Neuropeptide tyrosine is expressed in ensheathing cells around the olfactory nerves in the rat olfactory bulb.

The olfactory bulbs of young and adult normal rats and of colchicine-treated rats and of some other species were analysed for the presence of neuropeptide Y and neuropeptide Y messenger RNA, using immunohistochemistry at the light- and electron-microscopic levels and with in situ hybridization.
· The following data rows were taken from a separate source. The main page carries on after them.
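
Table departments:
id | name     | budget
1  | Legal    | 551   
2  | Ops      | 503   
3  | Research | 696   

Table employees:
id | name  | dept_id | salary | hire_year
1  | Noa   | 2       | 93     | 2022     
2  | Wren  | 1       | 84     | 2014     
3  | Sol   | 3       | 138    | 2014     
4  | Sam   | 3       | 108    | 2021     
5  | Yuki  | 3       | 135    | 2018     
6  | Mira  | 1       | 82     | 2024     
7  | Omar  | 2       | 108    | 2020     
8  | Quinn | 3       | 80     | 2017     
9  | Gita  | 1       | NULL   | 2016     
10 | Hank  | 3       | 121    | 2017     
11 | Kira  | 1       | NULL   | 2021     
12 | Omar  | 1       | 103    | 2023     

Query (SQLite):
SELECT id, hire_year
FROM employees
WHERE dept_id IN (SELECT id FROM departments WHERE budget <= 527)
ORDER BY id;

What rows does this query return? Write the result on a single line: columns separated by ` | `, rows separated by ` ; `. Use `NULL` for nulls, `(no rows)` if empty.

Inner query: departments.id where budget <= 527.
Outer: keep employees rows whose dept_id is in that set.
Inner query → {2}

1 | 2022 ; 7 | 2020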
In the rat and mouse, but not in monkey and guinea-pig, neuropeptide Y-like immunoreactivity and neuropeptide Y messenger RNA were observed in ensheathing cells in the olfactory nerve layer of the olfactory bulb and within nerve bundles in the olfactory mucosa. Double staining experiments revealed that neuropeptide Y-like immunoreactivity was often present in a restricted compartment, mainly the Golgi apparatus, of S-100 protein-positive ensheathing cells. After colchicine treatment a different distribution of neuropeptide Y-like immunoreactivity and neuropeptide Y messenger RNA was observed. Thus, in the outer olfactory nerve layer both neuropeptide Y-like immunoreactivity and neuropeptide Y messenger RNA disappeared, whereas in the inner part messenger RNA levels remained high and neuropeptide Y-like immunoreactivity was observed in many granule-like structures distributed diffusely in the cytoplasm. The present findings suggest that neuropeptide Y may be involved in the control of regeneration, growth and/or guiding of the axons of the olfactory sensory neurons, the only mammalian neurons known to have a continuous renewal and growth during adult life.